Obviously, none of this is significantly original, but the focus certainly doesn’t feel like it’s on game mechanics. What really stands out about Casino City is the amount of visual control the player has. Part of this is a result of the maturity of the game, but users can decorate their virtual space in dozens of different ways. While everything fits with one overarching style, themes ranging from western to Roman exist, giving players a very respectably sized palette to work with. It’s also worth mentioning, that the items purchasable with virtual currency are very high quality looking as well, ranging from bouncers, to Elvis statues, to sleek cars.
Additionally, players are able to get hooked early because it is very quick to level up early on, thus unlocking more items, but the payout from even the basic slot machines is significant enough to get a good fiscal start. Furthermore, the sound and music, in general, have this very lively, almost quirky feel that helps tremendously in giving the space a little bit of extra life. Between these elements, new users can easily start to create quality looking casinos.
Another thing that helps in this regard is the ability to play casino-oriented mini-games at any of their friends’ virtual casinos on a daily basis. While other casino-oriented titles have done something similar, they have often been limited in terms of selection (e.g. just slots) or have felt fairly watered down. Here users can play slots, video poker, blackjack, or roulette in a very complete fashion.
Each game seems contains many of the Vegas rules involved in the analog version of the game. Giving blackjack a try, it was surprising to have the options to double down or split. That said, it would probably be beneficial to have an explanation of these rules for non-gamblers. Regardless, these mini-games make for a significant source of income if the player plays wisely, and since they can access a non-player casino right form the get go, they can potentially earn a good bit of coin for their own virtual space.
What is also nice, is that players can continue to play until they either go broke (determined by a daily allotment of chips) or “cash out.” Nevertheless, that limitation is only for one friend. Users can play at other friends’ casinos as well if they’re feeling lucky.
The major downside to Casino City is actually only a few minor graphical issues. In terms of the latter, whenever the player attempts to edit the layout of their virtual space, the last item touched always ends up on top of everything, even when it is, perspective-wise, supposed to be behind. Thankfully, the issue tends to fix itself a few seconds after placement. Curiously, however, the same issue presents itself with the patrons that walk around the casino. Be it walking through doors or to machines, they frequently clip objects, appearing partially behind them. Functionally, this doesn’t hurt anything, but it does detract greatly from the presentation value of the app as a whole.

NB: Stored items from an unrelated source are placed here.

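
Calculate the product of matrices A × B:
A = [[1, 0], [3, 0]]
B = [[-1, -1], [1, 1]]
[[-1, -1], [-3, -3]]

Matrix multiplication:
C[0][0] = 1×-1 + 0×1 = -1
C[0][1] = 1×-1 + 0×1 = -1
C[1][0] = 3×-1 + 0×1 = -3
C[1][1] = 3×-1 + 0×1 = -3
Result: [[-1, -1], [-3, -3]]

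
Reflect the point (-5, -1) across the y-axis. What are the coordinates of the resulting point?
(5, -1)

Reflection across y-axis: (-5, -1) → (5, -1)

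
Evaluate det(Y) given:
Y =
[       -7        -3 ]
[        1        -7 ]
det(Y) = 52

For a 2×2 matrix [[a, b], [c, d]], det = a*d - b*c.
det(Y) = (-7)*(-7) - (-3)*(1) = 49 + 3 = 52.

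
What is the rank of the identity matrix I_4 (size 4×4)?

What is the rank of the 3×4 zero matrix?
rank(I_4) = 4, rank(0) = 0

The identity I_4 has 4 columns that are the standard basis vectors e_1, …, e_4. These are linearly independent, so all 4 columns are pivots and rank(I_4) = 4.
The 3×4 zero matrix has every entry zero, so every row is the zero row and there are no pivots; rank(0) = 0.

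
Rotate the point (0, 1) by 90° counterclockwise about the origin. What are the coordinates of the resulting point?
(-1, 0)

Rotation matrix R(θ) = [[cos θ, -sin θ], [sin θ, cos θ]]; for θ = 90°:
R = [[0, -1], [1, 0]]
Result: R × [0, 1]ᵀ = [0·0 + (-1)·1, 1·0 + (0)·1]ᵀ = (-1, 0)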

Overall, Casino City is a pretty good game. It’s not exactly anything new, design-wise, from a core game play stand point, but it allows players a great deal of creative control over their virtual spaces. Additionally, the game does a great job of getting the player started and allows even the lowest level users to create something that is gratifying and visually appealing, as opposed to other Facebook titles that give users only enough to buy, maybe, one item. With the only significant issues being some graphical qualms, Casino City is certainly worth a try. That said, if you’re looking for a wholly original business-sim, you won’t find it here.